Para siswa yang mayoritas non-muslim juga menghormati guru yang berpuasa. Mereka selalu mengucapkan minta maaf pada saat jam makan siang kepada saya. Beberapa murid juga seringkali memberi saya bungkusan-bungkusan kudapa. “Untuk buka puasa,” kata mereka. Bahkan, menjelang lebaran seperti ini, beberapa dari murid tidak hanya mengucapkan Selamat Lebaran kepada guru muslim, mereka juga mengirimkan hampers lebaran. Hal ini membuktikan bahwa para siswa juga dididik oleh orangtua mereka untuk turut menghormati tradisi dan ibadah orang muslim ketika Ramadan dan Hari Raya Idul Fitri.

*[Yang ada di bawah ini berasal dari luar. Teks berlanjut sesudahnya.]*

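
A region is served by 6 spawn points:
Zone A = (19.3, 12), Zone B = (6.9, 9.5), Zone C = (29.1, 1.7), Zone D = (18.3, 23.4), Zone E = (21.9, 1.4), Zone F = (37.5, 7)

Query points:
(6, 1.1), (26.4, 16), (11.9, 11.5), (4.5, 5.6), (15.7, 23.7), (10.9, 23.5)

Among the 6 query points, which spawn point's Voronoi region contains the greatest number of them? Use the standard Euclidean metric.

Zone B

(6, 1.1) — d² to each: Zone A:295.7, Zone B:71.37, Zone C:533.97, Zone D:648.58, Zone E:252.9, Zone F:1027.06 → nearest is Zone B
(26.4, 16) — d² to each: Zone A:66.41, Zone B:422.5, Zone C:211.78, Zone D:120.37, Zone E:233.41, Zone F:204.21 → nearest is Zone A
(11.9, 11.5) — d² to each: Zone A:55.01, Zone B:29, Zone C:391.88, Zone D:182.57, Zone E:202.01, Zone F:675.61 → nearest is Zone B
(4.5, 5.6) — d² to each: Zone A:260, Zone B:20.97, Zone C:620.37, Zone D:507.28, Zone E:320.4, Zone F:1090.96 → nearest is Zone B
(15.7, 23.7) — d² to each: Zone A:149.85, Zone B:279.08, Zone C:663.56, Zone D:6.85, Zone E:535.73, Zone F:754.13 → nearest is Zone D
(10.9, 23.5) — d² to each: Zone A:202.81, Zone B:212, Zone C:806.48, Zone D:54.77, Zone E:609.41, Zone F:979.81 → nearest is Zone D
Tally — Zone A:1, Zone B:3, Zone D:2. Zone B captures the most (3).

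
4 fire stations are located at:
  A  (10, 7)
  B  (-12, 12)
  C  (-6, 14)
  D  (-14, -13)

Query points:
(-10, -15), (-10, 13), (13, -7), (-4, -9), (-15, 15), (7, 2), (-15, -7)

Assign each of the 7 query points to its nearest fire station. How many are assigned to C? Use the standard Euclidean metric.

0

(-10, -15) — d² to each: A:884, B:733, C:857, D:20 → nearest is D
(-10, 13) — d² to each: A:436, B:5, C:17, D:692 → nearest is B
(13, -7) — d² to each: A:205, B:986, C:802, D:765 → nearest is A
(-4, -9) — d² to each: A:452, B:505, C:533, D:116 → nearest is D
(-15, 15) — d² to each: A:689, B:18, C:82, D:785 → nearest is B
(7, 2) — d² to each: A:34, B:461, C:313, D:666 → nearest is A
(-15, -7) — d² to each: A:821, B:370, C:522, D:37 → nearest is D
0 of the 7 points have C as nearest.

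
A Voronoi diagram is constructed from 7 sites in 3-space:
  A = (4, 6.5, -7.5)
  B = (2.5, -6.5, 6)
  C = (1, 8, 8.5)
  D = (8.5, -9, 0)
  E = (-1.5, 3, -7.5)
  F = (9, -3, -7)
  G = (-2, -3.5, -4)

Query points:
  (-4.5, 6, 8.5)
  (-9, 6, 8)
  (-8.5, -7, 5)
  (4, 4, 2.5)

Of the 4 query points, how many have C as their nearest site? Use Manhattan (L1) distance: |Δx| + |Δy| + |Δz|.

(-4.5, 6, 8.5) — d to each: A:25, B:22, C:7.5, D:36.5, E:22, F:38, G:24.5 → nearest is C
(-9, 6, 8) — d to each: A:29, B:26, C:12.5, D:40.5, E:26, F:42, G:28.5 → nearest is C
(-8.5, -7, 5) — d to each: A:38.5, B:12.5, C:28, D:24, E:29.5, F:33.5, G:19 → nearest is B
(4, 4, 2.5) — d to each: A:12.5, B:15.5, C:13, D:20, E:16.5, F:21.5, G:20 → nearest is A
2 of the 4 points have C as nearest.

2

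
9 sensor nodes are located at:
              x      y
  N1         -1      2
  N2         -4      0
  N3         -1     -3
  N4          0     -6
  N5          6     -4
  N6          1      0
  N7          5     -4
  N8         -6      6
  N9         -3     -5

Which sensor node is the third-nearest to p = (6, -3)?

N6

Compare squared distances (the ordering matches that of the actual distances):
|pN1|² = 49 + 25 = 74
|pN2|² = 100 + 9 = 109
|pN3|² = 49 + 0 = 49
|pN4|² = 36 + 9 = 45
|pN5|² = 0 + 1 = 1
|pN6|² = 25 + 9 = 34
|pN7|² = 1 + 1 = 2
|pN8|² = 144 + 81 = 225
|pN9|² = 81 + 4 = 85
Sorted ascending: N5, N7, N6, N4, … — the third-nearest is N6.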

Praktik-praktik toleransi beragama di lembaga pendidikan yang majemuk seperti ini perlu dilestarikan, dipertahankan dan ditingkatkan. Kita tidak pernah tahu di masa depan mungkin penghormatan terhadap orang berpuasa semakin menghilang atau tidak. Tetapi, kita perlu tahu bahwa praktik-praktik toleransi perlu dijaga bersama-sama. Salah satunya adalah melalui tulisan. Catatan ini adalah apresiasi saya terhadap mayoritas warga non-muslim di lingkungan lembaga pendidikan internasional yang telah membuktikan bahwa praktik-praktik toleransi beragama itu benar-benar nyata dan ada.